I had to do this a couple of months ago. Originally someone used string manipulation of innerHTML as suggested by others here but that road leads to madness. The troublesome corner cases are: What if the keyword being marked up is an element's class name or id. We also don't want to mangle any embedded javascript and accidentally cause invalid markup. Also need to handle embedded css styles. In the end you end up writing a text parser for HTML4.0 + ECMAscript + css which, even in the limited case, is a lot of work - it's writing your own web browser - IN JAVASCRIPT!
But we already have a HTML+JS+CSS parser in the web browser that generates a nice DOM tree for us. So I decided to use that.
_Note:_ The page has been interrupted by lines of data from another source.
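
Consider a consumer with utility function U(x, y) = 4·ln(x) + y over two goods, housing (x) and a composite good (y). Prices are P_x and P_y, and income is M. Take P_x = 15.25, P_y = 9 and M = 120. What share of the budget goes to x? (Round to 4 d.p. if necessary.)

MU_x = 4/x, MU_y = 1. Tangency: 4/x = P_x/P_y.
So x*(P_x,P_y) = 4·P_y/P_x, independent of income; and y* = (M − 4·P_y)/P_y.
At the given prices: x* = 4·9/15.25 = 2.3607, and y* = 9.3333.
Expenditure on x: 15.25·2.3607 = 36; share = 0.3.

share on x = 0.3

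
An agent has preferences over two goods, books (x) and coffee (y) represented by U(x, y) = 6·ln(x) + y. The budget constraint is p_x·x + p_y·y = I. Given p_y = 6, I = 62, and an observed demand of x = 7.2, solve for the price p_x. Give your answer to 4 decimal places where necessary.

MU_x = 6/x, MU_y = 1. Tangency: 6/x = p_x/p_y.
So x*(p_x,p_y) = 6·p_y/p_x, independent of income; and y* = (I − 6·p_y)/p_y.
Set x* = 7.2 in the demand function and solve for p_x: p_x = 5.

p_x = 5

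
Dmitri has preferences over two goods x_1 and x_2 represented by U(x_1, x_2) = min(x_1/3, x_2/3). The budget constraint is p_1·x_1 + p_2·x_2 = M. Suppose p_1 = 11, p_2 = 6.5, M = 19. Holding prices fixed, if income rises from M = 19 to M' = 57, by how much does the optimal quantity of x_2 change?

With perfect complements, no substitution: consume in ratio x_1:x_2 = 3:3.
Budget: p_1·x_1 + p_2·x_1 = M, so (3·p_1 + 3·p_2)·x_1 = 3·M.
Demand: x_1*(p_1,p_2,M) = 3·M/(3·p_1 + 3·p_2), x_2* = 3·M/(3·p_1 + 3·p_2).
Here 3·11 + 3·6.5 = 52.5, giving x_2* = 1.0857.
At M' = 57: x_2* = 3.2571. Change: 3.2571 − 1.0857 = 2.1714.

Δx_2* = 2.1714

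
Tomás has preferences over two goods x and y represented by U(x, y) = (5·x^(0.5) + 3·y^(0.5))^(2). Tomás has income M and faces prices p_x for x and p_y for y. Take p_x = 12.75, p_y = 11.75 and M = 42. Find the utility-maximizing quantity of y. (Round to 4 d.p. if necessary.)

MU_x ∝ 5·x^(-0.5), MU_y ∝ 3·y^(-0.5), so MRS = (5/3)·(y/x)^(0.5) = p_x/p_y.
Hence y/x = ((3/5)·p_x/p_y)^(1/(0.5)), i.e. raised to the 2 power.
With the ratio pinned down, the budget gives x* = M/(p_x + p_y·(y/x)) and y* = (y/x)·x*.
Numerically y/x = 0.423884, so x* = 42/(12.75 + 11.75·0.423884) = 2.3688 and y* = 0.423884·2.3688 = 1.0041.

y* = 1.0041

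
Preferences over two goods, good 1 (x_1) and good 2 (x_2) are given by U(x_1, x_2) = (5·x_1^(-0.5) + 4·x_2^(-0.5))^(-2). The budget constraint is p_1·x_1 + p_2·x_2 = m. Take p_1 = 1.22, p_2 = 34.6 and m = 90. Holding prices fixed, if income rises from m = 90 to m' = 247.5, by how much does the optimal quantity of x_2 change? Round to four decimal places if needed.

Δx_2* = 3.2973

MU_x_1 ∝ 5·x_1^(-1.5), MU_x_2 ∝ 4·x_2^(-1.5), so MRS = (5/4)·(x_2/x_1)^(1.5) = p_1/p_2.
Solve for the ratio: x_2/x_1 = [(4/5)·p_1/p_2]^(2/3).
Substitute x_2 = (x_2/x_1)·x_1 into the budget: x_1* = m/(p_1 + p_2·(x_2/x_1)).
Numerically x_2/x_1 = 0.092665, so x_1* = 90/(1.22 + 34.6·0.092665) = 20.3334 and x_2* = 0.092665·20.3334 = 1.8842.
At m' = 247.5: x_2* = 5.1815. Change: 5.1815 − 1.8842 = 3.2973.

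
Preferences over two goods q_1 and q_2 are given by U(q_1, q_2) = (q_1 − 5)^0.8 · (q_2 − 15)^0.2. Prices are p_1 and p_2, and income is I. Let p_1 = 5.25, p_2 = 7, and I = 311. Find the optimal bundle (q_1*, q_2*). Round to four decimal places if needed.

MRS = 4·(q_2−15)/(q_1−5). Tangency with p_1/p_2 gives q_2−15 = (1/4)·(p_1/p_2)·(q_1−5).
After buying the subsistence bundle (5, 15), a share 0.8 of the remaining income goes to q_1: q_1* = 5 + 0.8·(I − 5p_1 − 15p_2)/p_1.
Discretionary income = 311 − 5·5.25 − 15·7 = 179.75; q_1* = 5 + 0.8·179.75/5.25 = 32.3905; q_2* = 15 + 0.2·179.75/7 = 20.1357.

q_1* = 32.3905, q_2* = 20.1357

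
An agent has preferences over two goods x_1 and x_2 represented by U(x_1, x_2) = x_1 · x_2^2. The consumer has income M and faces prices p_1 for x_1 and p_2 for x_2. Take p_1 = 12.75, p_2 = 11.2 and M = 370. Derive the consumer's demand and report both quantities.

The MRS is (1/2)·x_2/x_1. Set MRS = p_1/p_2.
Rearranging, p_2·x_2 = 2·p_1·x_1. Substituting into the budget gives p_1·x_1·(1 + 2) = M.
Demand: x_1*(p_1,p_2,M) = 1/3·M/p_1 and x_2* = 2/3·M/p_2.
At p_1=12.75, p_2=11.2, M=370: x_1* = 1/3·370/12.75 = 9.6732, x_2* = 22.0238.

x_1* = 9.6732, x_2* = 22.0238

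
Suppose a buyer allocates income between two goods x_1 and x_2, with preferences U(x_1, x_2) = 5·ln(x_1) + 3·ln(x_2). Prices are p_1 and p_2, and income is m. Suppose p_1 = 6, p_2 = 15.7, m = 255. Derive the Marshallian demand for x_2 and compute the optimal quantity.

At p_1=6, p_2=15.7, m=255: x_2* = 0.375·255/15.7 = 6.0908.

x_2* = 6.0908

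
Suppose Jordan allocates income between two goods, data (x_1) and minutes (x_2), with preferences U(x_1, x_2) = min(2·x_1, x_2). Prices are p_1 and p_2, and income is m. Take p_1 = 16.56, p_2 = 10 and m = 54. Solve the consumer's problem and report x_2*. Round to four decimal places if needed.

Demand: x_1*(p_1,p_2,m) = m/(p_1 + 2·p_2), x_2* = 2·m/(p_1 + 2·p_2).
Here 16.56 + 2·10 = 36.56, giving x_2* = 2.954.

x_2* = 2.954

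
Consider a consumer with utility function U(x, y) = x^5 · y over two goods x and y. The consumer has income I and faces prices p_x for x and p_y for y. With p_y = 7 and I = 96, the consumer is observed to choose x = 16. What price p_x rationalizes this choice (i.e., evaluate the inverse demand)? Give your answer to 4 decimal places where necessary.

p_x = 5

MU_x/MU_y = (5·y)/(x); tangency sets this equal to p_x/p_y.
So 5·p_y·y = p_x·x; combined with the budget, a share 5/6 of income goes to x.
Demand: x*(p_x,p_y,I) = 5/6·I/p_x and y* = 1/6·I/p_y.
Set x* = 16 in the demand function and solve for p_x: p_x = 5.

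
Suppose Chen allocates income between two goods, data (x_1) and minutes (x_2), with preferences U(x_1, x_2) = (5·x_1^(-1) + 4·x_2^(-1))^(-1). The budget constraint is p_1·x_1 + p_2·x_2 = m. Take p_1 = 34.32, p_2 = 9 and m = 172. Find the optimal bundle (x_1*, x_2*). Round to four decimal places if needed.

MU_x_1 ∝ 5·x_1^(-2), MU_x_2 ∝ 4·x_2^(-2), so MRS = (5/4)·(x_2/x_1)^(2) = p_1/p_2.
Hence x_2/x_1 = ((4/5)·p_1/p_2)^(1/(2)), i.e. raised to the 0.5 power.
With the ratio pinned down, the budget gives x_1* = m/(p_1 + p_2·(x_2/x_1)) and x_2* = (x_2/x_1)·x_1*.
Numerically x_2/x_1 = 1.746616, so x_1* = 172/(34.32 + 9·1.746616) = 3.4373 and x_2* = 1.746616·3.4373 = 6.0036.

x_1* = 3.4373, x_2* = 6.0036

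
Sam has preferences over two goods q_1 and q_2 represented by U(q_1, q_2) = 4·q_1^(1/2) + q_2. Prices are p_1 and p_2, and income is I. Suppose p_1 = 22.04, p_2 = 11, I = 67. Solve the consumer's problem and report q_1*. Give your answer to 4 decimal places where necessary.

Plugging in: q_1* = (2·11/22.04)² = 0.9964.

q_1* = 0.9964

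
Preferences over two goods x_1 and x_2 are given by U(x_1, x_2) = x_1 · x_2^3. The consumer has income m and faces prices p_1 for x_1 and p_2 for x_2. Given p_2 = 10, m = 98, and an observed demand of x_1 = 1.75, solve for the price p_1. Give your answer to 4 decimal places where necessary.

Tangency: MRS = (1/3)·x_2/x_1 = p_1/p_2.
Rearranging, p_2·x_2 = 3·p_1·x_1. Substituting into the budget gives p_1·x_1·(1 + 3) = m.
Demand: x_1*(p_1,p_2,m) = 0.25·m/p_1 and x_2* = 0.75·m/p_2.
Set x_1* = 1.75 in the demand function and solve for p_1: p_1 = 14.

p_1 = 14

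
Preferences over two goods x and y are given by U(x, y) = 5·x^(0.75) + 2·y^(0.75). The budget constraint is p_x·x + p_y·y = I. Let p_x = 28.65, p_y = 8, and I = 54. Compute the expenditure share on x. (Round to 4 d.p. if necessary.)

MRS = MU_x/MU_y = (5/2)·(y/x)^(0.25). Set equal to p_x/p_y.
Hence y/x = ((2/5)·p_x/p_y)^(1/(0.25)), i.e. raised to the 4 power.
Substitute y = (y/x)·x into the budget: x* = I/(p_x + p_y·(y/x)).
Numerically y/x = 4.210935, so x* = 54/(28.65 + 8·4.210935) = 0.8663 and y* = 4.210935·0.8663 = 3.6477.
Expenditure on x: 28.65·0.8663 = 24.8181; share = 0.4596.

share on x = 0.4596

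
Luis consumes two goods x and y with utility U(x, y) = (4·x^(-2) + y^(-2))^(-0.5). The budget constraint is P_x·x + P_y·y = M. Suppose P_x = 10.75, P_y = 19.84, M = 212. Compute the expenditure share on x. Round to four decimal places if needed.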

This is what I came up with in the end:
keywords = ['hello world','goodbye cruel world'];
function replaceKeywords (domNode) {
if (domNode.nodeType === Node.ELEMENT_NODE) { // We only want to scan html elements
var children = domNode.childNodes;
for (var i=0;i<children.length;i++) {
var child = children[i];
// Filter out unwanted nodes to speed up processing.
// For example, you can ignore 'SCRIPT' nodes etc.
if (child.nodeName != 'EM') {
replaceKeywords(child); // Recurse!
}
}
}
else if (domNode.nodeType === Node.TEXT_NODE) { // Process text nodes
var text = domNode.nodeValue;
// This is another place where it might be prudent to add filters
for (var i=0;i<keywords.length;i++) {
var match = text.indexOf(keywords[i]); // you may use search instead
if (match != -1) {
// create the EM node:
var em = document.createElement('EM');
// split text into 3 parts: before, mid and after
var mid = domNode.splitText(match);
mid.splitText(keywords[i].length);
// then assign mid part to EM
mid.parentNode.insertBefore(em,mid);
mid.parentNode.removeChild(mid);
em.appendChild(mid);
}
}
}
}
As long as you're careful about filtering out things you don't want to process (for example, empty text nodes that contain only whitespace - there are lots of them, trust me) this is very fast.
Additional filtering not implemented for algorithmic clarity - left as an exercise to the reader.